The good news of the gospel is above all about restored relationship - the baptism service makes a great deal of talking about a movement from darkness to light and our becoming children of God. But coupled with this is the fact that enlightenment and conversion to Christ are always partial and gradual -
"we walk by faith and not by sight." It's easy to have a dig a the disciples in Mark's gospel for not understanding - but the truth of the matter is that it takes us a lifetime to understand the implications of the commitments we made at our baptism - or were made for us and we took on at our Confirmation - but
'following the way' will demand service and sacrifice.
We also have to face the disturbing fact that as individuals or as a church we can lose our sight - in the book of Revelation there's church of Laodicea - the rich, complacent, lukewarm church that still thinks it sees, but in reality seems to have turned its gaze in on itself - and the writer tells them they are
"wretched, pitiable, poor blind and naked" and that he would spew them out of his mouth.

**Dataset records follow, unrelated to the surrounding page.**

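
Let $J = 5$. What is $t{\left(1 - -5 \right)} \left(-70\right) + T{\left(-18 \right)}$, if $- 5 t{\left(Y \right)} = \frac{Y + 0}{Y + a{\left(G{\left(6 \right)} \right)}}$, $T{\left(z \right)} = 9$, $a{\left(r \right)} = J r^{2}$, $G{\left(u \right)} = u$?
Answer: $\frac{293}{31} \approx 9.4516$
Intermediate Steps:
$a{\left(r \right)} = 5 r^{2}$
$t{\left(Y \right)} = - \frac{Y}{5 \left(180 + Y\right)}$ ($t{\left(Y \right)} = - \frac{\left(Y + 0\right) \frac{1}{Y + 5 \cdot 6^{2}}}{5} = - \frac{Y \frac{1}{Y + 5 \cdot 36}}{5} = - \frac{Y \frac{1}{Y + 180}}{5} = - \frac{Y \frac{1}{180 + Y}}{5} = - \frac{Y}{5 \left(180 + Y\right)}$)
$t{\left(1 - -5 \right)} \left(-70\right) + T{\left(-18 \right)} = - \frac{1 - -5}{900 + 5 \left(1 - -5\right)} \left(-70\right) + 9 = - \frac{1 + 5}{900 + 5 \left(1 + 5\right)} \left(-70\right) + 9 = \left(-1\right) 6 \frac{1}{900 + 5 \cdot 6} \left(-70\right) + 9 = \left(-1\right) 6 \frac{1}{900 + 30} \left(-70\right) + 9 = \left(-1\right) 6 \cdot \frac{1}{930} \left(-70\right) + 9 = \left(- \frac{1}{155}\right) \left(-70\right) + 9 = \frac{14}{31} + 9 = \frac{293}{31}$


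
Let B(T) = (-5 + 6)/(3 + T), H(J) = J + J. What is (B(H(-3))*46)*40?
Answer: -1840/3 ≈ -613.33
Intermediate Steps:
H(J) = 2*J
B(T) = 1/(3 + T)
(B(H(-3))*46)*40 = (46/(3 + 2*(-3)))*40 = (46/(3 - 6))*40 = (46/(-3))*40 = -1/3*46*40 = -46/3*40 = -1840/3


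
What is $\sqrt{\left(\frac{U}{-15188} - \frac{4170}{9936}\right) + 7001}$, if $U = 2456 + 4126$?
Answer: $\frac{\sqrt{7687878571761478}}{1047972} \approx 83.667$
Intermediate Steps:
$U = 6582$
$\sqrt{\left(\frac{U}{-15188} - \frac{4170}{9936}\right) + 7001} = \sqrt{\left(\frac{6582}{-15188} - \frac{4170}{9936}\right) + 7001} = \sqrt{\left(6582 \left(- \frac{1}{15188}\right) - \frac{695}{1656}\right) + 7001} = \sqrt{\left(- \frac{3291}{7594} - \frac{695}{1656}\right) + 7001} = \sqrt{- \frac{5363863}{6287832} + 7001} = \sqrt{\frac{44015747969}{6287832}} = \frac{\sqrt{7687878571761478}}{1047972}$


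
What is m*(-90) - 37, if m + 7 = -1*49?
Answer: 5003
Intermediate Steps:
m = -56 (m = -7 - 1*49 = -7 - 49 = -56)
m*(-90) - 37 = -56*(-90) - 37 = 5040 - 37 = 5003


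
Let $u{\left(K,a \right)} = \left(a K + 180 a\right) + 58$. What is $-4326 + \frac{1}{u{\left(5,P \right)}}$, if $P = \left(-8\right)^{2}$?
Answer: $- \frac{51470747}{11898} \approx -4326.0$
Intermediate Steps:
$P = 64$
$u{\left(K,a \right)} = 58 + 180 a + K a$ ($u{\left(K,a \right)} = \left(K a + 180 a\right) + 58 = \left(180 a + K a\right) + 58 = 58 + 180 a + K a$)
$-4326 + \frac{1}{u{\left(5,P \right)}} = -4326 + \frac{1}{58 + 180 \cdot 64 + 5 \cdot 64} = -4326 + \frac{1}{58 + 11520 + 320} = -4326 + \frac{1}{11898} = - \frac{51470747}{11898}$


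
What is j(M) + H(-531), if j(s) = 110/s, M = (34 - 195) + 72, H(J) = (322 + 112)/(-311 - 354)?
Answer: -15968/8455 ≈ -1.8886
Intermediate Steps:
H(J) = -62/95 (H(J) = 434/(-665) = 434*(-1/665) = -62/95)
M = -89 (M = -161 + 72 = -89)
j(M) + H(-531) = 110/(-89) - 62/95 = 110*(-1/89) - 62/95 = -110/89 - 62/95 = -15968/8455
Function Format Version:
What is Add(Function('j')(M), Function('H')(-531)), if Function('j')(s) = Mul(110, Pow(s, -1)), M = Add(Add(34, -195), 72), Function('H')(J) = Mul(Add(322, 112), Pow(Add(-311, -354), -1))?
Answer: Rational(-15968, 8455) ≈ -1.8886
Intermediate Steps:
Function('H')(J) = Rational(-62, 95) (Function('H')(J) = Mul(434, Pow(-665, -1)) = Mul(434, Rational(-1, 665)) = Rational(-62, 95))
M = -89 (M = Add(-161, 72) = -89)
Add(Function('j')(M), Function('H')(-531)) = Add(Mul(110, Pow(-89, -1)), Rational(-62, 95)) = Add(Mul(110, Rational(-1, 89)), Rational(-62, 95)) = Add(Rational(-110, 89), Rational(-62, 95)) = Rational(-15968, 8455)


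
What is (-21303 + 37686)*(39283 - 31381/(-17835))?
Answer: 3826215169246/5945 ≈ 6.4360e+8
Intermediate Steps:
(-21303 + 37686)*(39283 - 31381/(-17835)) = 16383*(39283 - 31381*(-1/17835)) = 16383*(39283 + 31381/17835) = 16383*(700643686/17835) = 3826215169246/5945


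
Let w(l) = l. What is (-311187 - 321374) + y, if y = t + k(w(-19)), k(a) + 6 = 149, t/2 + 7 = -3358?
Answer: -639148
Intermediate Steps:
t = -6730 (t = -14 + 2*(-3358) = -14 - 6716 = -6730)
k(a) = 143 (k(a) = -6 + 149 = 143)
y = -6587 (y = -6730 + 143 = -6587)
(-311187 - 321374) + y = (-311187 - 321374) - 6587 = -632561 - 6587 = -639148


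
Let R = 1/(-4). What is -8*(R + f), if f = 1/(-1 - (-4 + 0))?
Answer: -⅔ ≈ -0.66667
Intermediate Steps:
R = -¼ ≈ -0.25000
f = ⅓ (f = 1/(-1 - 1*(-4)) = 1/(-1 + 4) = 1/3 = ⅓ ≈ 0.33333)
-8*(R + f) = -8*(-¼ + ⅓) = -8*1/12 = -⅔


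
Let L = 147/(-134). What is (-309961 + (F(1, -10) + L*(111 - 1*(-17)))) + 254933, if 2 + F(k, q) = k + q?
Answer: -3697021/67 ≈ -55179.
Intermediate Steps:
L = -147/134 (L = 147*(-1/134) = -147/134 ≈ -1.0970)
F(k, q) = -2 + k + q (F(k, q) = -2 + (k + q) = -2 + k + q)
(-309961 + (F(1, -10) + L*(111 - 1*(-17)))) + 254933 = (-309961 + ((-2 + 1 - 10) - 147*(111 - 1*(-17))/134)) + 254933 = (-309961 + (-11 - 147*(111 + 17)/134)) + 254933 = (-309961 + (-11 - 147/134*128)) + 254933 = (-309961 + (-11 - 9408/67)) + 254933 = (-309961 - 10145/67) + 254933 = -20777532/67 + 254933 = -3697021/67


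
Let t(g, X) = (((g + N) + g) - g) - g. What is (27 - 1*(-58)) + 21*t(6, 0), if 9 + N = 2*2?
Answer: -20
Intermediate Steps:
N = -5 (N = -9 + 2*2 = -9 + 4 = -5)
t(g, X) = -5 (t(g, X) = (((g - 5) + g) - g) - g = (((-5 + g) + g) - g) - g = ((-5 + 2*g) - g) - g = (-5 + g) - g = -5)
(27 - 1*(-58)) + 21*t(6, 0) = (27 - 1*(-58)) + 21*(-5) = (27 + 58) - 105 = 85 - 105 = -20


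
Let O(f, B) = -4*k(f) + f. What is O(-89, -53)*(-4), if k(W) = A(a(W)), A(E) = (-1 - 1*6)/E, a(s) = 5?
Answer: 1668/5 ≈ 333.60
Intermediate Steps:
A(E) = -7/E (A(E) = (-1 - 6)/E = -7/E)
k(W) = -7/5
O(f, B) = 28/5 + f (O(f, B) = -4*(-7/5) + f = 28/5 + f)
O(-89, -53)*(-4) = (28/5 - 89)*(-4) = -417/5*(-4) = 1668/5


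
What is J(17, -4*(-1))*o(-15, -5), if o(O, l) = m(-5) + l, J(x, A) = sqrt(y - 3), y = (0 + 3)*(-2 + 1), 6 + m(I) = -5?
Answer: -16*I*sqrt(6) ≈ -39.192*I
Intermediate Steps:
m(I) = -11 (m(I) = -6 - 5 = -11)
y = -3 (y = 3*(-1) = -3)
J(x, A) = I*sqrt(6) (J(x, A) = sqrt(-3 - 3) = sqrt(-6) = I*sqrt(6))
o(O, l) = -11 + l
J(17, -4*(-1))*o(-15, -5) = (I*sqrt(6))*(-11 - 5) = (I*sqrt(6))*(-16) = -16*I*sqrt(6)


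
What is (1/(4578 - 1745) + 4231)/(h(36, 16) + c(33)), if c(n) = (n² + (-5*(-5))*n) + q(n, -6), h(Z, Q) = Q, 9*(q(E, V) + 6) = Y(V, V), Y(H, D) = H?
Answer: 17979636/8173205 ≈ 2.1998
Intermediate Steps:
q(E, V) = -6 + V/9
c(n) = -20/3 + n² + 25*n (c(n) = (n² + (-5*(-5))*n) + (-6 + (⅑)*(-6)) = (n² + 25*n) + (-6 - ⅔) = (n² + 25*n) - 20/3 = -20/3 + n² + 25*n)
(1/(4578 - 1745) + 4231)/(h(36, 16) + c(33)) = (1/(4578 - 1745) + 4231)/(16 + (-20/3 + 33² + 25*33)) = (1/2833 + 4231)/(16 + (-20/3 + 1089 + 825)) = (1/2833 + 4231)/(16 + 5722/3) = 11986424/(2833*(5770/3)) = (11986424/2833)*(3/5770) = 17979636/8173205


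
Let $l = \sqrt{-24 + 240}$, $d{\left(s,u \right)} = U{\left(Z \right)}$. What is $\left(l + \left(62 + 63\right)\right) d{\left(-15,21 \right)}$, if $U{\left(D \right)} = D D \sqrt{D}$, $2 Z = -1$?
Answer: $\frac{i \sqrt{2} \left(125 + 6 \sqrt{6}\right)}{8} \approx 24.695 i$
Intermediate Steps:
$Z = - \frac{1}{2}$ ($Z = \frac{1}{2} \left(-1\right) = - \frac{1}{2} \approx -0.5$)
$U{\left(D \right)} = D^{\frac{5}{2}}$ ($U{\left(D \right)} = D^{2} \sqrt{D} = D^{\frac{5}{2}}$)
$d{\left(s,u \right)} = \frac{i \sqrt{2}}{8}$ ($d{\left(s,u \right)} = \left(- \frac{1}{2}\right)^{\frac{5}{2}} = \frac{i \sqrt{2}}{8}$)
$l = 6 \sqrt{6}$ ($l = \sqrt{216} = 6 \sqrt{6} \approx 14.697$)
$\left(l + \left(62 + 63\right)\right) d{\left(-15,21 \right)} = \left(6 \sqrt{6} + \left(62 + 63\right)\right) \frac{i \sqrt{2}}{8} = \left(6 \sqrt{6} + 125\right) \frac{i \sqrt{2}}{8} = \left(125 + 6 \sqrt{6}\right) \frac{i \sqrt{2}}{8} = \frac{i \sqrt{2} \left(125 + 6 \sqrt{6}\right)}{8}$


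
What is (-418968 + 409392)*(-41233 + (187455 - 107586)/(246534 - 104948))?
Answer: 27952035983172/70793 ≈ 3.9484e+8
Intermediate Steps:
(-418968 + 409392)*(-41233 + (187455 - 107586)/(246534 - 104948)) = -9576*(-41233 + 79869/141586) = -9576*(-5837935669/141586) = 27952035983172/70793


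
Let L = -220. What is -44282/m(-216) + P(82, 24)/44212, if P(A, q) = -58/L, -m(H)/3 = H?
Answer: -26919689681/393928920 ≈ -68.336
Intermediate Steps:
m(H) = -3*H
P(A, q) = 29/110 (P(A, q) = -58/(-220) = -58*(-1/220) = 29/110)
-44282/m(-216) + P(82, 24)/44212 = -44282/((-3*(-216))) + (29/110)/44212 = -44282/648 + (29/110)*(1/44212) = -44282*1/648 + 29/4863320 = -22141/324 + 29/4863320 = -26919689681/393928920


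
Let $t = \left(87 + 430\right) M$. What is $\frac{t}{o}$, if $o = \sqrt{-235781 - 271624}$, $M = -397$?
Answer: $\frac{205249 i \sqrt{507405}}{507405} \approx 288.14 i$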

"Therefore I counsel you to buy from me gold refined in the fire, so that you may be rich; and salve to anoint your eyes that you may
see."
Such a church or such a Christian desperately needs new vision and may frequently pray for it - but in fact doesn't want new vision at all, but only the energy to carry on doing the same old things in the same old way. New sight, new vision, God's new vision always brings challenge and change - but if we rule change out beforehand, it negates the prayer.
Bartimaeus represents us all, for he is blind and there are none so blind as those who will not see; begging on the edge of life, this blind beggar is a picture of the human race in alienation from God; how appropriate it is that the Church has adopted the words of Bartimaeus and unashamedly uses them often at the opening of its liturgy
"Kyrie eleison, Christe eleison, Kyries eleison" - Lord have mercy, Christ have mercy, lord have mercy.
May the merciful Lord open our eyes and enable us to se more clearly his wonder and glory, that we may be changed from glory to glory and serve with all our hearts the one and only living God, who is Father, Son and Holy Spirit. Amen.